After the launch, the widget walks the user through the assessment setup, where the user is asked to select

the sensitive feature of interest (e.g., binary gender or age), and

the performance metric (e.g., model precision) along which to evaluate the overall model performance as well as any disparities across groups. These selections are then used to obtain the visualization of the model’s impact on the subgroups (e.g., model precision for females and model precision for males).

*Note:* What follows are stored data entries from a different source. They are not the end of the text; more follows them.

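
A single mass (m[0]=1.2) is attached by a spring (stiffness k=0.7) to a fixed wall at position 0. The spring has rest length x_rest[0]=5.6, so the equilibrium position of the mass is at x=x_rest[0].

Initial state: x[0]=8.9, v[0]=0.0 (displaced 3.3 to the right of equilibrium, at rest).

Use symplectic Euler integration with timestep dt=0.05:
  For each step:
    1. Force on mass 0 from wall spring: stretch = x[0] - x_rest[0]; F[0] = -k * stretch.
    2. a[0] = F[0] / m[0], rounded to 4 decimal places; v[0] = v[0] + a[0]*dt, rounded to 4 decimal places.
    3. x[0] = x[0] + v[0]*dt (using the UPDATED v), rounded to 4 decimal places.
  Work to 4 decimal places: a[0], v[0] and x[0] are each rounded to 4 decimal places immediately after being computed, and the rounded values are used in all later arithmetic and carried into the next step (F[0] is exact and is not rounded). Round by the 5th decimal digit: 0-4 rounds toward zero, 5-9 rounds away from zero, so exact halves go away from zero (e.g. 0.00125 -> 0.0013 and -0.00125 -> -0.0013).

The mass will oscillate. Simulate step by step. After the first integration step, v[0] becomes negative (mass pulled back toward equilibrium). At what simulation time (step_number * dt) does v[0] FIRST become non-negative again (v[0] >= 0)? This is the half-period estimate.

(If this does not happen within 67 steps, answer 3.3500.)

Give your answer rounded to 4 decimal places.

Answer: 3.3500

Derivation:
Step 0: x=[8.9000] v=[0.0000]
Step 1: x=[8.8952] v=[-0.0963]
Step 2: x=[8.8856] v=[-0.1924]
Step 3: x=[8.8712] v=[-0.2882]
Step 4: x=[8.8520] v=[-0.3836]
Step 5: x=[8.8281] v=[-0.4785]
Step 6: x=[8.7995] v=[-0.5727]
Step 7: x=[8.7662] v=[-0.6660]
Step 8: x=[8.7283] v=[-0.7584]
Step 9: x=[8.6858] v=[-0.8496]
Step 10: x=[8.6388] v=[-0.9396]
Step 11: x=[8.5874] v=[-1.0282]
Step 12: x=[8.5316] v=[-1.1153]
Step 13: x=[8.4716] v=[-1.2008]
Step 14: x=[8.4074] v=[-1.2846]
Step 15: x=[8.3391] v=[-1.3665]
Step 16: x=[8.2668] v=[-1.4464]
Step 17: x=[8.1906] v=[-1.5242]
Step 18: x=[8.1106] v=[-1.5998]
Step 19: x=[8.0270] v=[-1.6730]
Step 20: x=[7.9398] v=[-1.7438]
Step 21: x=[7.8492] v=[-1.8120]
Step 22: x=[7.7553] v=[-1.8776]
Step 23: x=[7.6583] v=[-1.9405]
Step 24: x=[7.5583] v=[-2.0005]
Step 25: x=[7.4554] v=[-2.0576]
Step 26: x=[7.3498] v=[-2.1117]
Step 27: x=[7.2417] v=[-2.1627]
Step 28: x=[7.1312] v=[-2.2106]
Step 29: x=[7.0184] v=[-2.2553]
Step 30: x=[6.9036] v=[-2.2967]
Step 31: x=[6.7869] v=[-2.3347]
Step 32: x=[6.6684] v=[-2.3693]
Step 33: x=[6.5484] v=[-2.4005]
Step 34: x=[6.4270] v=[-2.4282]
Step 35: x=[6.3044] v=[-2.4523]
Step 36: x=[6.1808] v=[-2.4728]
Step 37: x=[6.0563] v=[-2.4897]
Step 38: x=[5.9312] v=[-2.5030]
Step 39: x=[5.8056] v=[-2.5127]
Step 40: x=[5.6797] v=[-2.5187]
Step 41: x=[5.5537] v=[-2.5210]
Step 42: x=[5.4277] v=[-2.5197]
Step 43: x=[5.3020] v=[-2.5147]
Step 44: x=[5.1767] v=[-2.5060]
Step 45: x=[5.0520] v=[-2.4937]
Step 46: x=[4.9281] v=[-2.4777]
Step 47: x=[4.8052] v=[-2.4581]
Step 48: x=[4.6835] v=[-2.4349]
Step 49: x=[4.5631] v=[-2.4082]
Step 50: x=[4.4442] v=[-2.3780]
Step 51: x=[4.3270] v=[-2.3443]
Step 52: x=[4.2116] v=[-2.3072]
Step 53: x=[4.0983] v=[-2.2667]
Step 54: x=[3.9872] v=[-2.2229]
Step 55: x=[3.8784] v=[-2.1759]
Step 56: x=[3.7721] v=[-2.1257]
Step 57: x=[3.6685] v=[-2.0724]
Step 58: x=[3.5677] v=[-2.0161]
Step 59: x=[3.4699] v=[-1.9568]
Step 60: x=[3.3752] v=[-1.8947]
Step 61: x=[3.2837] v=[-1.8298]
Step 62: x=[3.1956] v=[-1.7622]
Step 63: x=[3.1110] v=[-1.6921]
Step 64: x=[3.0300] v=[-1.6195]
Step 65: x=[2.9528] v=[-1.5445]
Step 66: x=[2.8794] v=[-1.4673]
Step 67: x=[2.8100] v=[-1.3880]
v[0] did not become non-negative within 67 steps; using fallback time=3.3500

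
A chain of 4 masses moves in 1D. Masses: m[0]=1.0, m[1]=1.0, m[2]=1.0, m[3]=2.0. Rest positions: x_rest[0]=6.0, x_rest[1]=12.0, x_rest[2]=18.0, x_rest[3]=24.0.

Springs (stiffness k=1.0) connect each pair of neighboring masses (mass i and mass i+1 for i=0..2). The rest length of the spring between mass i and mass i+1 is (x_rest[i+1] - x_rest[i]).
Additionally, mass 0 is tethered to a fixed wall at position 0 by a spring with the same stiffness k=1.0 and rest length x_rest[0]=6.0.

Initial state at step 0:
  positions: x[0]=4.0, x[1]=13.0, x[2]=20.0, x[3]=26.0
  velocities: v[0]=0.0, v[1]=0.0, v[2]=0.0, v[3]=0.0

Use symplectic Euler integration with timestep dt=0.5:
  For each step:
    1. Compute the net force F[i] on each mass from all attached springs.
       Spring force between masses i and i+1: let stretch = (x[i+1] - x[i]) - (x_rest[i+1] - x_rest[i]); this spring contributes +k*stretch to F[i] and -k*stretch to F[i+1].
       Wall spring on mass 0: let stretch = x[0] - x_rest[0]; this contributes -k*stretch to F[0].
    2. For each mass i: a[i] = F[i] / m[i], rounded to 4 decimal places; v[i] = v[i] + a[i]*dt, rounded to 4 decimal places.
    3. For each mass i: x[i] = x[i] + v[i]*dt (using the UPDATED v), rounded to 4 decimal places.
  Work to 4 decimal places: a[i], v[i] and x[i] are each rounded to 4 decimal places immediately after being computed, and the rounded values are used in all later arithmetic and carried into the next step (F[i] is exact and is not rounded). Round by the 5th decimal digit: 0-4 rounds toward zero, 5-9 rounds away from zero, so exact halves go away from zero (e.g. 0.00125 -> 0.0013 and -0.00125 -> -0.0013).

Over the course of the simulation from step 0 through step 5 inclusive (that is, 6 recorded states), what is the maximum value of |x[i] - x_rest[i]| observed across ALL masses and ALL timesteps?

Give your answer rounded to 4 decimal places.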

The following figures illustrate the setup steps, where *binary gender* is
selected as a sensitive feature and *accuracy rate* is selected as the
performance metric.

After the setup, the dashboard presents the model assessment in two panels:

Disparity in performance |
This panel shows: (1) the performance of your model with respect to
your selected performance metric (e.g., |
---|---|

Disparity in predictions |
This panel shows a bar chart that contains the selection rate in each group, meaning the fraction of data classified as 1 (in binary classification) or distribution of prediction values (in regression). |

### 2.2.2. Comparing multiple models¶

The dashboard also enables comparison of multiple models, such as the models
produced by different learning algorithms and different mitigation approaches,
including `fairlearn.reductions.GridSearch`

,
`fairlearn.reductions.ExponentiatedGradient`

, and
`fairlearn.postprocessing.ThresholdOptimizer`

.

As before, the user is first asked to select the sensitive feature and the
performance metric. The *model comparison* view then depicts the performance
and disparity of all the provided models in a scatter plot. This allows the
user to examine trade-offs between performance and fairness. Each of the dots
can be clicked to open the assessment of the corresponding model. The figure
below shows the model comparison view with *binary gender* selected as a
sensitive feature and *accuracy rate* selected as the performance metric.